The Brooklyn district attorney, Charles J. Hynes, has repeatedly said that since taking office in 1990, he has vigorously tried to extradite Mr. Mondrowitz. Mr. Hynes has said his office was instrumental in bringing about a change in a treaty between the United States and Israel in 2007 that had thwarted early extradition efforts.
But newly disclosed documents from Mr. Hynes’s office cast doubts on his accounts of his role in the case, suggesting that for many years, the office paid little attention to it.
Michael Lesher, a writer and lawyer who represents several of Mr. Mondrowitz’s accusers, obtained 103 pages of files on the case from the district attorney’s office after a protracted court battle to secure them under the state’s Freedom of Information Law.
Mr. Hynes has long been criticized by advocacy groups representing victims of child sexual abuse, who claimed that he was too accommodating of politically influential ultra-Orthodox Jewish rabbis, many of whom teach that such crimes should be handled by rabbinical authorities.

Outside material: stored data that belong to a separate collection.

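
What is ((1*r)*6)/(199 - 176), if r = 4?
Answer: 24/23 ≈ 1.0435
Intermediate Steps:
((1*r)*6)/(199 - 176) = ((1*4)*6)/(199 - 176) = (4*6)/23 = (1/23)*24 = 24/23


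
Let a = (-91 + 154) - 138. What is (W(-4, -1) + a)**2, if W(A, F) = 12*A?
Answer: 15129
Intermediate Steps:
a = -75 (a = 63 - 138 = -75)
(W(-4, -1) + a)**2 = (12*(-4) - 75)**2 = (-48 - 75)**2 = (-123)**2 = 15129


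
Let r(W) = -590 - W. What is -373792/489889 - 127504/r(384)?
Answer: 31049366824/238575943 ≈ 130.14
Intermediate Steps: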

Scrutiny of his office intensified last month after articles in The New York Times raised questions about his handling of sexual abuse cases among the ultra-Orthodox.
Mr. Hynes has defended his record, but after the articles were published, he promised to push for legislation making it mandatory for rabbis to report abuse. He also set up a task force to crack down on witness intimidation, which has stymied many sexual abuse cases in the community.
The Mondrowitz case has long been one of the most notorious child sexual abuse cases in Brooklyn.
Mr. Mondrowitz was charged with molesting five boys, but Amy Neustein, editor of the book “Tempest in the Temple: Jewish Communities and Child Sex Scandals,” which includes a history of the case, said she believed he had at least 100 victims.
Mr. Mondrowitz, now 64, has denied the charges.
The first efforts to extradite Mr. Mondrowitz, made in the mid-1980s by Mr. Hynes’s predecessor as district attorney, Elizabeth Holtzman, failed after the Israeli authorities ruled that the extradition treaty did not cover sodomy.